Конкретно исторической иллюстрацией к этой общей экономической схеме являются зарисовки виденных автором на своем пути внеевропейских колоний европейских держав. На фоне его общих социологических построений эти зарисовки приобретают типологический характер. Перу — типичный пример испано-португальских колоний в Америке, с сетью иезуитских монастырей, проникающих своим влиянием все сферы народной жизни, с исключительно суровой торговой и таможенной политикой, с торговлей невольниками, с ужасающей нищетой туземного населения и богатством кучки европейских пришельцев.
Новый Южный Уэльс в Австралии — английская колония, первоначальное место ссылки английских преступников, которые гибли в ужасающих условиях, дальнейшая эволюция этой колонии, с развитием фермерского хозяйства и культуры шерсти. Наконец, — русские владения по северо-западному побережью Америки.
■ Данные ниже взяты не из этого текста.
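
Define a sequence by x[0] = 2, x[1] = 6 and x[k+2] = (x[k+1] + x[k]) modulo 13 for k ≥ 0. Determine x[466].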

Рассматривая последние в сравнительно-историческом обрамлении, автор отмечает их постепенный упадок и делает мрачный прогноз о их дальнейшем развитии. «При таких распоряжениях невозможно и помышлять, чтобы компания сделалась богатою и торговля ее процветала. Буде не последует перемен, то должно ожидать ее упадку».
Этот лаконический вывод С. Я. Унковского оказался правильным. Переход в 1867 г. колоний в руки Америки не был случайным, а явился естественным завершением всей грабительской и, с точки зрения правильной организации капиталистического хозяйства, нерассчетливой системы русского колониального управления.